His family had raised cattle on this land since the area was settled in the mid-1800s. Her own family hailed from Hydesville and made their way down to nearby Fortuna when they couldn’t farm any longer.
“Did you get the calves in?” Joe yelled before he had to.
“Yup, all in,” Marcy said looking up at the sky. “Looks weird today.”
The ranching was just about done for the day, but they had five more hours of work ahead of them in the greenhouse just beyond the barn.
“Did you get that bottle of Neem?” Joe asked as he removed the padlock.
He was just about to open the door when the rumbling began.
“Earthquake,” Marcy whispered.
Joe’s truck began to bounce, the dog took off, and the horses in the back corral were circling and wild.
Then, everything was still.
“The lights!” Marcy shouted, as they both ran into the greenhouse.
Joe readied the generator while Marcy began righting the plants. There was a lot of damage everywhere and broken branches meant less profit at a time when the market wasn’t what it used to be.
“This fan’s broken,” Marcy said moving it out of the way.
A large, high-voltage light was suspended from the ceiling over each raised grow bed. With enough distance between them, thankfully, they didn’t crash into each other.

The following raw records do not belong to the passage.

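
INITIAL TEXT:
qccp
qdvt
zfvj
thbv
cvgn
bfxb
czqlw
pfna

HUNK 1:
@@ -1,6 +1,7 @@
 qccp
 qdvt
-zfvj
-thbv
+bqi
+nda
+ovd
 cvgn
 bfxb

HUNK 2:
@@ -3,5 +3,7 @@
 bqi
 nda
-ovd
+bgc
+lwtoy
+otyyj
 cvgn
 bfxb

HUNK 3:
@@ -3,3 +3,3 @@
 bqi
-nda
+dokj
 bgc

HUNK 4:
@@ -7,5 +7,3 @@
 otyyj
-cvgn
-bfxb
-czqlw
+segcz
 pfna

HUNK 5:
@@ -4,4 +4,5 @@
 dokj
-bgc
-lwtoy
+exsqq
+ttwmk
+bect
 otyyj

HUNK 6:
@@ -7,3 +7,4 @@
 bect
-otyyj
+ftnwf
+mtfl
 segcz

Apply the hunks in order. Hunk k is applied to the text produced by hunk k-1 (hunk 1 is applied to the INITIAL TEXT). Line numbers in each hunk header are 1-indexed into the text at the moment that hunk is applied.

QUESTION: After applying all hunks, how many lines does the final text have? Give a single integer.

Hunk 1: at line 1 remove [zfvj,thbv] add [bqi,nda,ovd] -> 9 lines: qccp qdvt bqi nda ovd cvgn bfxb czqlw pfna
Hunk 2: at line 3 remove [ovd] add [bgc,lwtoy,otyyj] -> 11 lines: qccp qdvt bqi nda bgc lwtoy otyyj cvgn bfxb czqlw pfna
Hunk 3: at line 3 remove [nda] add [dokj] -> 11 lines: qccp qdvt bqi dokj bgc lwtoy otyyj cvgn bfxb czqlw pfna
Hunk 4: at line 7 remove [cvgn,bfxb,czqlw] add [segcz] -> 9 lines: qccp qdvt bqi dokj bgc lwtoy otyyj segcz pfna
Hunk 5: at line 4 remove [bgc,lwtoy] add [exsqq,ttwmk,bect] -> 10 lines: qccp qdvt bqi dokj exsqq ttwmk bect otyyj segcz pfna
Hunk 6: at line 7 remove [otyyj] add [ftnwf,mtfl] -> 11 lines: qccp qdvt bqi dokj exsqq ttwmk bect ftnwf mtfl segcz pfna
Final line count: 11

Answer: 11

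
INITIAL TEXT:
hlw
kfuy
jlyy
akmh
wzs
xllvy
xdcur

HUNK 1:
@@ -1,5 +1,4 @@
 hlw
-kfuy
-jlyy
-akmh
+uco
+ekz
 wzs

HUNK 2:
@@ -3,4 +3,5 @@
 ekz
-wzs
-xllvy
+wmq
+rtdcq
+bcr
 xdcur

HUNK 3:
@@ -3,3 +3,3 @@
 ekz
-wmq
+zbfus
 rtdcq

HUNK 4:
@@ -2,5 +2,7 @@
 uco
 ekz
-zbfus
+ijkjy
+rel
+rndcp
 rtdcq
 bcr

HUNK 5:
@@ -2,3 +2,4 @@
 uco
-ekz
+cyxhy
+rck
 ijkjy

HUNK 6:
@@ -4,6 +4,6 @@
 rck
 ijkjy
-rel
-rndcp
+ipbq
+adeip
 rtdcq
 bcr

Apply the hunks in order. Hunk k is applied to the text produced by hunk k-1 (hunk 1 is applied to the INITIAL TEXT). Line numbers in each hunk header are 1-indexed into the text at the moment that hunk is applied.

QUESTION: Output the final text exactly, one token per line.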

Marcy wondered about their friends’ indoor grows in those tight spaces as sirens screamed across the valley.
She had heard about fires caused from lights falling down and exploding. It was her girlfriend’s biggest fear since they lived in the house. Marcy figured they were lucky to have the greenhouse.
Joe put his cell phone back in his pocket and turned to Marcy. “Dad’s on his way over to see how we are.”

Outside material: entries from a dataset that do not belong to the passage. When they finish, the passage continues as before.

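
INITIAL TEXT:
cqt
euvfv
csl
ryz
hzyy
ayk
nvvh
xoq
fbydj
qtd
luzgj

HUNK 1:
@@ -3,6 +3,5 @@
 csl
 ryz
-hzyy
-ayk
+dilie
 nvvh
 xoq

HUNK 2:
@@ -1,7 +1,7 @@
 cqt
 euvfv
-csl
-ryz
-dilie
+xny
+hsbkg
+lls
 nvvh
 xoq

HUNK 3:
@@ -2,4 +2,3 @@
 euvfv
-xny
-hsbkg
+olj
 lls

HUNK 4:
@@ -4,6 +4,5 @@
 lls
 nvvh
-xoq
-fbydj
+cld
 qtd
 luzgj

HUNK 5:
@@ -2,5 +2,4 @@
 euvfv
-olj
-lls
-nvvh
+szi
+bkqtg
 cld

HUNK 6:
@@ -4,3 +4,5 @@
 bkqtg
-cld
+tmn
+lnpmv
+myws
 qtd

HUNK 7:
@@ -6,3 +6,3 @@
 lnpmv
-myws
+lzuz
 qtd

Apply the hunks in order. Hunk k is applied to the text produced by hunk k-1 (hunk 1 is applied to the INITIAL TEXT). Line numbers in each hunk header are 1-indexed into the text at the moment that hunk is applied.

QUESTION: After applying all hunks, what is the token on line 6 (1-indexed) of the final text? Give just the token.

Hunk 1: at line 3 remove [hzyy,ayk] add [dilie] -> 10 lines: cqt euvfv csl ryz dilie nvvh xoq fbydj qtd luzgj
Hunk 2: at line 1 remove [csl,ryz,dilie] add [xny,hsbkg,lls] -> 10 lines: cqt euvfv xny hsbkg lls nvvh xoq fbydj qtd luzgj
Hunk 3: at line 2 remove [xny,hsbkg] add [olj] -> 9 lines: cqt euvfv olj lls nvvh xoq fbydj qtd luzgj
Hunk 4: at line 4 remove [xoq,fbydj] add [cld] -> 8 lines: cqt euvfv olj lls nvvh cld qtd luzgj
Hunk 5: at line 2 remove [olj,lls,nvvh] add [szi,bkqtg] -> 7 lines: cqt euvfv szi bkqtg cld qtd luzgj
Hunk 6: at line 4 remove [cld] add [tmn,lnpmv,myws] -> 9 lines: cqt euvfv szi bkqtg tmn lnpmv myws qtd luzgj
Hunk 7: at line 6 remove [myws] add [lzuz] -> 9 lines: cqt euvfv szi bkqtg tmn lnpmv lzuz qtd luzgj
Final line 6: lnpmv

Answer: lnpmv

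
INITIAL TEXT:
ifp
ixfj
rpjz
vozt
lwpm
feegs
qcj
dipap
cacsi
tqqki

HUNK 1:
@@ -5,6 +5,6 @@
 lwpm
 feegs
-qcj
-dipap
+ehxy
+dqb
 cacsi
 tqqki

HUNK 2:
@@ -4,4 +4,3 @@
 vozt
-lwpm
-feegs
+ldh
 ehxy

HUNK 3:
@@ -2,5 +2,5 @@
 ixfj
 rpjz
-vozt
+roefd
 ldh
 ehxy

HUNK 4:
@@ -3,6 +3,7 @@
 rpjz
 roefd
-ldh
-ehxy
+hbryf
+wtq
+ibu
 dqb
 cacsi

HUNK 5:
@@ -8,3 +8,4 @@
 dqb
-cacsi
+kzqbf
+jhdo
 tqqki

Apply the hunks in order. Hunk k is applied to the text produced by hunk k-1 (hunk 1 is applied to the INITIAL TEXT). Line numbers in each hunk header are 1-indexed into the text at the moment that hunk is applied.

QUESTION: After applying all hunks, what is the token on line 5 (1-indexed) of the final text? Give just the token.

Hunk 1: at line 5 remove [qcj,dipap] add [ehxy,dqb] -> 10 lines: ifp ixfj rpjz vozt lwpm feegs ehxy dqb cacsi tqqki
Hunk 2: at line 4 remove [lwpm,feegs] add [ldh] -> 9 lines: ifp ixfj rpjz vozt ldh ehxy dqb cacsi tqqki
Hunk 3: at line 2 remove [vozt] add [roefd] -> 9 lines: ifp ixfj rpjz roefd ldh ehxy dqb cacsi tqqki
Hunk 4: at line 3 remove [ldh,ehxy] add [hbryf,wtq,ibu] -> 10 lines: ifp ixfj rpjz roefd hbryf wtq ibu dqb cacsi tqqki
Hunk 5: at line 8 remove [cacsi] add [kzqbf,jhdo] -> 11 lines: ifp ixfj rpjz roefd hbryf wtq ibu dqb kzqbf jhdo tqqki
Final line 5: hbryf

Answer: hbryf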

“Shit!” Marcy said picking up another branch of nearly-ready bud.
“I’ll do a run-through of the barn and keep him at bay in there,” Joe instructed. “Just make sure the drip lines are all back in the pots.”
Once in the barn, Joe began picking up tools and checking on animals when his father pulled up.
“How you two doing?” Joe, Sr. asked.
“Oh, we’re alright. What a slammer, huh?” Joe replied.
“Yeah, that was a big one alright,” as he leaned in lowering his voice. “I mean, how’s everything?” he said with a wink motioning to the greenhouse behind the barn. “You think I don’t know how hard it is to make ends meet ranching? You don’t think Sam up the road doesn’t have a room like that in his own barn? Yes, conservative, Republican, John Birch Society card-carrying, cattle-rancher, Sam.”
Joe was stunned. This was the unsaid, undiscussed topic in their family. Had been for years. It took an earthquake to bring the subject to the surface.
“I don’t want to see it, and you don’t have to bring it up again, I just wanted to know if everything was all right,” his father offered.
“Thanks, dad. We’re fine.” Joe said, as they both lifted a large bale of hay from the path.